Millais painted the picture during 1858 and 1859 (signed with his monogram and dated 1859). A wall at "the picturesque old ruin" of Balhousie Castle was used for the wall in the painting. (Note: The wall probably no longer exists, as the original Balhousie Castle dating from 1631 was 'restored' (in fact, virtually rebuilt), and extensively remodelled on a larger scale between 1862 and 1864 in the Scottish Baronial style by the architect David Smart.) A reference photograph was taken, with the model's hand dropping a love-letter from the window. Millais' model for the painting was Miss Eyre, of Kingston, whose sister, Miss Mary Eyre, he also painted the following year as The Bride — a girl with passion flowers in her hair.

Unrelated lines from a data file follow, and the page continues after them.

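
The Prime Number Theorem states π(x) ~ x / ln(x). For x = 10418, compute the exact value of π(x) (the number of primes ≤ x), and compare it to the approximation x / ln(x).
π(10418) = 1274;  x/ln(x) ≈ 1126.11;  relative error ≈ 11.61%.

Directly count primes up to 10418: π(10418) = 1274. The PNT approximation gives 10418/ln(10418) ≈ 10418/9.25129 ≈ 1126.11. Relative error (π(x) − x/ln(x)) / π(x) ≈ 11.61%; the approximation is known to undercount slightly (Li(x) is a better estimate).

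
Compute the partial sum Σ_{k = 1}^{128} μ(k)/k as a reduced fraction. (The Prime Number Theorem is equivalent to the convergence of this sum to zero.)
Σ μ(k)/k = -228455996623300386843096283835194191857230682/401447693933303618909444119902604513664588524773

Values of μ(k) for 1 ≤ k ≤ 128: μ(1) = 1, μ(2) = -1, μ(3) = -1, μ(5) = -1, μ(6) = 1, μ(7) = -1, μ(10) = 1, μ(11) = -1, μ(13) = -1, μ(14) = 1, μ(15) = 1, μ(17) = -1, μ(19) = -1, μ(21) = 1, μ(22) = 1, μ(23) = -1, μ(26) = 1, μ(29) = -1, μ(30) = -1, μ(31) = -1, μ(33) = 1, μ(34) = 1, μ(35) = 1, μ(37) = -1, μ(38) = 1, μ(39) = 1, μ(41) = -1, μ(42) = -1, μ(43) = -1, μ(46) = 1, μ(47) = -1, μ(51) = 1, μ(53) = -1, μ(55) = 1, μ(57) = 1, μ(58) = 1, μ(59) = -1, μ(61) = -1, μ(62) = 1, μ(65) = 1, μ(66) = -1, μ(67) = -1, μ(69) = 1, μ(70) = -1, μ(71) = -1, μ(73) = -1, μ(74) = 1, μ(77) = 1, μ(78) = -1, μ(79) = -1, μ(82) = 1, μ(83) = -1, μ(85) = 1, μ(86) = 1, μ(87) = 1, μ(89) = -1, μ(91) = 1, μ(93) = 1, μ(94) = 1, μ(95) = 1, μ(97) = -1, μ(101) = -1, μ(102) = -1, μ(103) = -1, μ(105) = -1, μ(106) = 1, μ(107) = -1, μ(109) = -1, μ(110) = -1, μ(111) = 1, μ(113) = -1, μ(114) = -1, μ(115) = 1, μ(118) = 1, μ(119) = 1, μ(122) = 1, μ(123) = 1, μ(127) = -1, with μ = 0 on non-squarefree integers. Summing μ(k)/k for k where μ(k) ≠ 0 gives -228455996623300386843096283835194191857230682/401447693933303618909444119902604513664588524773 ≈ -0.0006. (PNT ⟺ this sum → 0 as n → ∞.)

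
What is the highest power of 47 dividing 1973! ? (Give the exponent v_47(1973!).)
v_47(1973!) = 41

Legendre's formula: v_p(n!) = Σ_{k ≥ 1} ⌊n / p^k⌋. For p = 47, n = 1973, the terms are:
  ⌊1973/47^1⌋ = ⌊1973/47⌋ = 41
(the next term ⌊1973/47^2⌋ = 0, terminating the sum). Summing: v_47(1973!) = 41 = 41.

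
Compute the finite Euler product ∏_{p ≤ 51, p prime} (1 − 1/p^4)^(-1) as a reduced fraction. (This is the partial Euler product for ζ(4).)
∏ = 65572203587643632473857746546522240898588901/60584710506150227098341885345792000000000000

The primes p ≤ 51 are [2, 3, 5, 7, 11, 13, 17, 19, 23, 29, 31, 37, 41, 43, 47]. For each prime, (1 − 1/p^4)^(-1) = p^4 / (p^4 − 1). The product is (1 − 1/2^4)^(-1), (1 − 1/3^4)^(-1), (1 − 1/5^4)^(-1), (1 − 1/7^4)^(-1), (1 − 1/11^4)^(-1), (1 − 1/13^4)^(-1), (1 − 1/17^4)^(-1), (1 − 1/19^4)^(-1), (1 − 1/23^4)^(-1), (1 − 1/29^4)^(-1), (1 − 1/31^4)^(-1), (1 − 1/37^4)^(-1), (1 − 1/41^4)^(-1), (1 − 1/43^4)^(-1), (1 − 1/47^4)^(-1) = ∏ p^4 / (p^4 − 1) = 65572203587643632473857746546522240898588901/60584710506150227098341885345792000000000000.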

In 1859 the painting was exhibited at the Royal Academy Exhibition of 1859, catalogue number 482, alongside Millais' Spring (1856–59) and The Vale of Rest (1858–59).

It was also exhibited in a special Winter Exhibition at the Royal Academy, London, held between January and March 1898, which featured many collected works of the late Millais. It was hung under the title The Love of James I, of Scotland (1859), catalogue number 27. At this time it was owned by Charles Churchill, Esq. In his publication Millais and his Works, With Special Reference to Exhibition at the Royal Academy 1898, Marion Spielmann was not very enthusiastic about the painting:

The colour - the pure blue of the lady's dress the dominant note - is as strong, and the handling as incisive as ever; but the picture can hardly be considered among Millais's most successful efforts. In spite of passages of great beauty, the picture is not an attractive one.

Its present ownership and location is not in public record.